En la historia, la ciudadanía se ha entendido como un contrapeso a la tiranía. Partiendo de que el ser humano es un ser social (zoon politikon, según la definición de Aristóteles), este solo puede realizarse plenamente en su relación con otros. Esta realización se presenta en la conjugación entre ética y política, en la que se buscó la virtud a través del ejercicio del debate público. No obstante, esta concepción, en medio de las relaciones esclavistas y feudales de producción, se limitó a las clases sociales poseedoras. Solo cuando emergió el capitalismo, junto con la idea de democracia promovida por la burguesía en contra de la nobleza y la aristocracia, se retomó y desarrolló un concepto moderno de ciudadanía que se ha desarrollado hasta llegar a la manera en la que hoy la entiende el Estado social de derecho.
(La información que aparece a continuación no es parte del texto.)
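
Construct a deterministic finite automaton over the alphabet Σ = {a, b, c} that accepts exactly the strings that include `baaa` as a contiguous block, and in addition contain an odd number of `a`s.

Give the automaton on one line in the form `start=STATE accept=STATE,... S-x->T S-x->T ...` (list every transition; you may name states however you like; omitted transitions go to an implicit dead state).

start=s0 accept=s8 s0-a->s1 s0-b->s2 s0-c->s0 s1-a->s0 s1-b->s3 s1-c->s1 s2-a->s4 s2-b->s2 s2-c->s0 s3-a->s5 s3-b->s3 s3-c->s1 s4-a->s6 s4-b->s3 s4-c->s1 s5-a->s7 s5-b->s2 s5-c->s0 s6-a->s8 s6-b->s2 s6-c->s0 s7-a->s9 s7-b->s3 s7-c->s1 s8-a->s9 s8-b->s8 s8-c->s8 s9-a->s8 s9-b->s9 s9-c->s9

Run two small machines in parallel and take their product. One (5 states) tracks whether and how much of `baaa` has been seen; the other (2 states) tracks the count of `a`s modulo 2. Each combined state is a pair, one component from each; accept when both components accept.
        a   b   c  
>  s0   s1  s2  s0 
   s1   s0  s3  s1 
   s2   s4  s2  s0 
   s3   s5  s3  s1 
   s4   s6  s3  s1 
   s5   s7  s2  s0 
   s6   s8  s2  s0 
   s7   s9  s3  s1 
 * s8   s9  s8  s8 
   s9   s8  s9  s9 
(> = start, * = accepting)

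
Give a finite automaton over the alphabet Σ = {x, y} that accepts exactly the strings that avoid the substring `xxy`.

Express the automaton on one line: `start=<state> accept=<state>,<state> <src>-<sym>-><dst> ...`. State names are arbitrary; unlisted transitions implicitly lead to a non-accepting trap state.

Track partial matches of the forbidden pattern `xxy`. State q3 is a dead state reached once `xxy` has occurred; every other state accepts. q0 means no part of `xxy` is currently matched.
        x   y  
>* q0   q1  q0 
 * q1   q2  q0 
 * q2   q2  q3 
   q3   q3  q3 
(> = start, * = accepting)

start=q0 accept=q0,q1,q2 q0-x->q1 q0-y->q0 q1-x->q2 q1-y->q0 q2-x->q2 q2-y->q3 q3-x->q3 q3-y->q3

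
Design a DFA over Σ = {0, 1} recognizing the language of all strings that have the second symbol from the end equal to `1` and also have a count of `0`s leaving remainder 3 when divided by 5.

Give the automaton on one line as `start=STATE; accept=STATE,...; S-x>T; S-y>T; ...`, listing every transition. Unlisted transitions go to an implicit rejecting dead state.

Run two small machines in parallel and take their product. One (7 states) tracks the last 2 symbols read; the other (5 states) tracks the count of `0`s modulo 5. Each combined state is a pair, one component from each; accept when both components accept. Equivalent product states are then merged.
With 9 states:
        0   1  
>  S0   S1  S0 
   S1   S2  S1 
   S2   S3  S4 
   S3   S5  S6 
   S4   S7  S4 
   S5   S0  S5 
   S6   S5  S8 
 * S7   S5  S6 
 * S8   S5  S8 
(> = start, * = accepting)

start=S0; accept=S7,S8; S0-0>S1; S0-1>S0; S1-0>S2; S1-1>S1; S2-0>S3; S2-1>S4; S3-0>S5; S3-1>S6; S4-0>S7; S4-1>S4; S5-0>S0; S5-1>S5; S6-0>S5; S6-1>S8; S7-0>S5; S7-1>S6; S8-0>S5; S8-1>S8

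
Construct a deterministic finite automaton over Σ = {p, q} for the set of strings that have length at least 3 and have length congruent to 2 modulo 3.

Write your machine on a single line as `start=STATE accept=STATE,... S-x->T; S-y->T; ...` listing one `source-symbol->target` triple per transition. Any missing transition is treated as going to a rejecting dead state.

Build one automaton per condition and run them in lockstep. The first has 5 states tracking the input length, saturating at 4; the second has 3 states tracking the input length modulo 3. A product state is a pair (one from each), accepting exactly when both do. After merging equivalent states the machine shrinks.
6 states suffice.
        p   q  
>  s0   s1  s1 
   s1   s2  s2 
   s2   s3  s3 
   s3   s4  s4 
   s4   s5  s5 
 * s5   s3  s3 
(> = start, * = accepting)

start=s0; accept=s5; s0-p->s1; s0-q->s1; s1-p->s2; s1-q->s2; s2-p->s3; s2-q->s3; s3-p->s4; s3-q->s4; s4-p->s5; s4-q->s5; s5-p->s3; s5-q->s3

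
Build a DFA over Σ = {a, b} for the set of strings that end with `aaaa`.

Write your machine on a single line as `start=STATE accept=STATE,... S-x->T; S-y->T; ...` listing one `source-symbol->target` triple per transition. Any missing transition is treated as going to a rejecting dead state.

start=S0; accept=S4; S0-a->S1; S0-b->S0; S1-a->S2; S1-b->S0; S2-a->S3; S2-b->S0; S3-a->S4; S3-b->S0; S4-a->S4; S4-b->S0

Remember how much of `aaaa` the current input suffix matches. State S0 means no match yet; S1 means the last symbol is `a`; S2 means the last 2 symbols are `aa`; S3 means the last 3 symbols are `aaa`; S4 means the last 4 symbols are `aaaa`. Only S4 accepts. On a mismatch, fall back to the longest proper suffix that is still a prefix of `aaaa`.
A 5-state machine:
        a   b  
>  S0   S1  S0 
   S1   S2  S0 
   S2   S3  S0 
   S3   S4  S0 
 * S4   S4  S0 
(> = start, * = accepting)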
Sin embargo, el concepto de ciudadanía mantiene, en el fondo, su ideario original: es un contrapeso a las arbitrariedades y los abusos del poder.

No obstante, la particularidad de la idea moderna de ciudadanía está en la capacidad que deben tener los seres humanos —nacidos libres e iguales, según la máxima clásica de la Revolución francesa—para tomar decisiones. No solamente se trata de tomar decisiones en el marco del mercado, de que puedo comprar o consumir, sino que abre la posibilidad de que las personas puedan definir el destino de sus estados nacionales. Sin embargo, este proyecto de democracia se ha quedado corto por el grave peso de relaciones de producción basadas en la explotación y la marginación de las grandes mayorías de la capacidad de poder ejercer el poder. Así, junto con el proyecto de ciudadanía basado en la capacidad de los seres humanos de tomar decisiones haciendo uso público de la razón, también surgió su negación: la explotación del trabajo asalariado y un orden desigual mundial, basado en el colonialismo y, en nuestros días, el neocolonialismo.
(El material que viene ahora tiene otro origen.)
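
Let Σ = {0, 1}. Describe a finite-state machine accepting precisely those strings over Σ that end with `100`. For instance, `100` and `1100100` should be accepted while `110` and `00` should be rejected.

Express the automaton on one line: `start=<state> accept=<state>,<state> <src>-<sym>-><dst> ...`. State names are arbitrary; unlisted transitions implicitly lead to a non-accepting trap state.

start=q0 accept=q3 q0-0->q0 q0-1->q1 q1-0->q2 q1-1->q1 q2-0->q3 q2-1->q1 q3-0->q0 q3-1->q1

Let each state record the length of the longest suffix of the input read so far that is also a prefix of `100`. q1 means the last symbol is `1`; q2 means the last 2 symbols are `10`; q3 means the last 3 symbols are `100`. Accept only at q3, where the string currently ends in `100`.
With 4 states:
        0   1  
>  q0   q0  q1 
   q1   q2  q1 
   q2   q3  q1 
 * q3   q0  q1 
(> = start, * = accepting)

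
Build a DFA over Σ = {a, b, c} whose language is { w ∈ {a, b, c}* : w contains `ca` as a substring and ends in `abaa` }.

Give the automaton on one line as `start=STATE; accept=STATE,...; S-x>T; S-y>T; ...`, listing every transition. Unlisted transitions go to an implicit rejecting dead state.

start=S0; accept=S6; S0-a>S0; S0-b>S0; S0-c>S1; S1-a>S2; S1-b>S0; S1-c>S1; S2-a>S2; S2-b>S3; S2-c>S4; S3-a>S5; S3-b>S4; S3-c>S4; S4-a>S2; S4-b>S4; S4-c>S4; S5-a>S6; S5-b>S3; S5-c>S4; S6-a>S2; S6-b>S3; S6-c>S4

Build one automaton per condition and run them in lockstep. The first has 3 states tracking whether and how much of `ca` has been seen; the second has 5 states tracking how much of the suffix `abaa` has currently been matched. A product state is a pair (one from each), accepting exactly when both do. After merging equivalent states the machine shrinks.
With 7 states:
        a   b   c  
>  S0   S0  S0  S1 
   S1   S2  S0  S1 
   S2   S2  S3  S4 
   S3   S5  S4  S4 
   S4   S2  S4  S4 
   S5   S6  S3  S4 
 * S6   S2  S3  S4 
(> = start, * = accepting)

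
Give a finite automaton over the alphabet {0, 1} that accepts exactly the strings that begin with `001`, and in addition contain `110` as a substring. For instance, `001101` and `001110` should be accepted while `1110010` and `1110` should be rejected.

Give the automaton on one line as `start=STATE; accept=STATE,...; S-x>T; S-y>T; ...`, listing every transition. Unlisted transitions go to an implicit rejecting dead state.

start=q0; accept=q10; q0-0>q1; q0-1>q2; q1-0>q3; q1-1>q2; q2-0>q4; q2-1>q5; q3-0>q4; q3-1>q6; q4-0>q4; q4-1>q2; q5-0>q7; q5-1>q5; q6-0>q8; q6-1>q9; q7-0>q7; q7-1>q7; q8-0>q8; q8-1>q6; q9-0>q10; q9-1>q9; q10-0>q10; q10-1>q10

Handle the two conditions separately and then intersect. The first has 5 states tracking whether the input so far still matches the prefix `001`; the second has 4 states tracking whether and how much of `110` has been seen. A product state is a pair (one from each), accepting exactly when both do.
          0    1  
>  q0     q1   q2 
   q1     q3   q2 
   q2     q4   q5 
   q3     q4   q6 
   q4     q4   q2 
   q5     q7   q5 
   q6     q8   q9 
   q7     q7   q7 
   q8     q8   q6 
   q9    q10   q9 
 * q10   q10  q10 
(> = start, * = accepting)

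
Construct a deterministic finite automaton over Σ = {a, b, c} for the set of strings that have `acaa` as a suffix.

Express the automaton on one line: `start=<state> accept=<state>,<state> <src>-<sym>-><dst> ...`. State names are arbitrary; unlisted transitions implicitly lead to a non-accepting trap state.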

En el mundo contemporáneo, el principal obstáculo para el pleno ejercicio de la ciudadanía es la tiranía del mercado, expresado en el poder casi omnipresente del capital monopólico norteamericano y el aparato estatal que acompaña sus pillajes. La capacidad de tomar decisiones de la ciudadanía se ve restringida por instituciones que condicionan y definen cuales deben ser las políticas de cada uno de los estados, como sucede con el Banco Mundial y el Fondo Monetario Internacional. Países como Colombia, cuyas élites han amarrado su proyecto al endeudamiento y la inversión extranjera, se encuentran fuertemente vinculados a este círculo vicioso. Esto limita gravemente la capacidad de ejercer la ciudadanía, no solamente en la capacidad de tomar decisiones, sino en la carencia de derechos. Es sobre esta base que se amarra la ciudadanía con la práctica de una auténtica soberanía nacional.
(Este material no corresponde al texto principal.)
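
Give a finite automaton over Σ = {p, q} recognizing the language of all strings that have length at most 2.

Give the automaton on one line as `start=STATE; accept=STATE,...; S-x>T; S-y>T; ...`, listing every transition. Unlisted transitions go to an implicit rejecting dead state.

We only need to distinguish lengths 0, 1, …, 2, and '>2'. Chain S0 → S1 → S2 → S3 on every symbol, with S3 looping. Accepting states: {S0, S1, S2}.
        p   q  
>* S0   S1  S1 
 * S1   S2  S2 
 * S2   S3  S3 
   S3   S3  S3 
(> = start, * = accepting)

start=S0; accept=S0,S1,S2; S0-p>S1; S0-q>S1; S1-p>S2; S1-q>S2; S2-p>S3; S2-q>S3; S3-p>S3; S3-q>S3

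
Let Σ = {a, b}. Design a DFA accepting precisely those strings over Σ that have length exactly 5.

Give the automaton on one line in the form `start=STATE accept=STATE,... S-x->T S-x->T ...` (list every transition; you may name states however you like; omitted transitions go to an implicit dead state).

We only need to distinguish lengths 0, 1, …, 5, and '>5'. Chain s0 → s1 → s2 → s3 → s4 → s5 → s6 on every symbol, with s6 looping. Accepting states: {s5}.
        a   b  
>  s0   s1  s1 
   s1   s2  s2 
   s2   s3  s3 
   s3   s4  s4 
   s4   s5  s5 
 * s5   s6  s6 
   s6   s6  s6 
(> = start, * = accepting)

start=s0 accept=s5 s0-a->s1 s0-b->s1 s1-a->s2 s1-b->s2 s2-a->s3 s2-b->s3 s3-a->s4 s3-b->s4 s4-a->s5 s4-b->s5 s5-a->s6 s5-b->s6 s6-a->s6 s6-b->s6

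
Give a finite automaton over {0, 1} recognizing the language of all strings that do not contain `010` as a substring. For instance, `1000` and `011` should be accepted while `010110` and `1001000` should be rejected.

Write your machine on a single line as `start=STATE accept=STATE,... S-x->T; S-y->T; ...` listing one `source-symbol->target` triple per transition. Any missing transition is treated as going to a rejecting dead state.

start=q0; accept=q0,q1,q2; q0-0->q1; q0-1->q0; q1-0->q1; q1-1->q2; q2-0->q3; q2-1->q0; q3-0->q3; q3-1->q3

This is the complement of 'contains `010`'. Use the same substring-matching states — q0 through q3 holding how much of `010` has just been matched — but flip the accepting set: everything except the trap q3 accepts.
A 4-state machine:
        0   1  
>* q0   q1  q0 
 * q1   q1  q2 
 * q2   q3  q0 
   q3   q3  q3 
(> = start, * = accepting)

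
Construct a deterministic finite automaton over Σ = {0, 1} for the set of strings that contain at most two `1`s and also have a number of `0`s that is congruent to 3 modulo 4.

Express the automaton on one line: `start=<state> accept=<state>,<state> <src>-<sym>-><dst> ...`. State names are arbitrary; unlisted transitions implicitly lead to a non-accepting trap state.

start=q0 accept=q6,q10,q12 q0-0->q1 q0-1->q2 q1-0->q3 q1-1->q4 q2-0->q4 q2-1->q5 q3-0->q6 q3-1->q7 q4-0->q7 q4-1->q8 q5-0->q8 q5-1->q9 q6-0->q0 q6-1->q10 q7-0->q10 q7-1->q11 q8-0->q11 q8-1->q9 q9-0->q9 q9-1->q9 q10-0->q2 q10-1->q12 q11-0->q12 q11-1->q9 q12-0->q5 q12-1->q9

Handle the two conditions separately and then intersect. The first has 4 states tracking the count of `1`s, saturating at 3; the second has 4 states tracking the count of `0`s modulo 4. A product state is a pair (one from each), accepting exactly when both do. Equivalent product states are then merged.
A 13-state machine:
          0    1  
>  q0     q1   q2 
   q1     q3   q4 
   q2     q4   q5 
   q3     q6   q7 
   q4     q7   q8 
   q5     q8   q9 
 * q6     q0  q10 
   q7    q10  q11 
   q8    q11   q9 
   q9     q9   q9 
 * q10    q2  q12 
   q11   q12   q9 
 * q12    q5   q9 
(> = start, * = accepting)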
Regresando sobre Bogotá, cabe señalar varias preguntas: ¿Son ciudadanos los habitantes de Tocaimita, barrio marginado en Usme en el que sus habitantes desplazados por la violencia y la miseria en el mundo rural colombiano no tienen acceso a los servicios más básicos ni a viviendas dignas? ¿Quiénes han defendido los árboles en los espacios públicos y han sido brutalmente reprimidos por el Esmad? ¿Los cientos de miles de personas que tienen que respirar el aire viciado de TransMilenio? ¿Las familias que han sido afectadas por el cierre de servicios de salud en barrios como El Carmen, en la localidad de Tunjuelito? Inclusive, al nivel de la toma individual de decisiones, la posibilidad abierta en el Plan Nacional de Desarrollo de que los afiliados a fondos privados de pensiones puedan trasladarse al sistema público y los obstáculos puestos a esta iniciativa es un caso ilustrativo de negación del ejercicio de la ciudadanía.

Una auténtica cultura ciudadana debería ir más allá de los mimos y los conos bailadores. Se trata de que la gente entienda que tiene derechos y que su ejercicio es la garantía de una vida digna. No obstante, estos atraviesan el logro de una auténtica soberanía nacional, en la que prevalezca el auténtico interés general sobre los negocios de quienes intermedian y se enriquecen a través de los negociados de los grandes monopolios. Un pueblo que conoce sus derechos y sabe cómo reclamarlos es el miedo más grande de los santos, los uribes, los peñalosas y los duques. Es la ciudadanía, organizada y consciente, la que debe educar a un Estado cada vez más decadente, que se burla de sus propias normas y saquea sus recursos sagrados, y no al revés.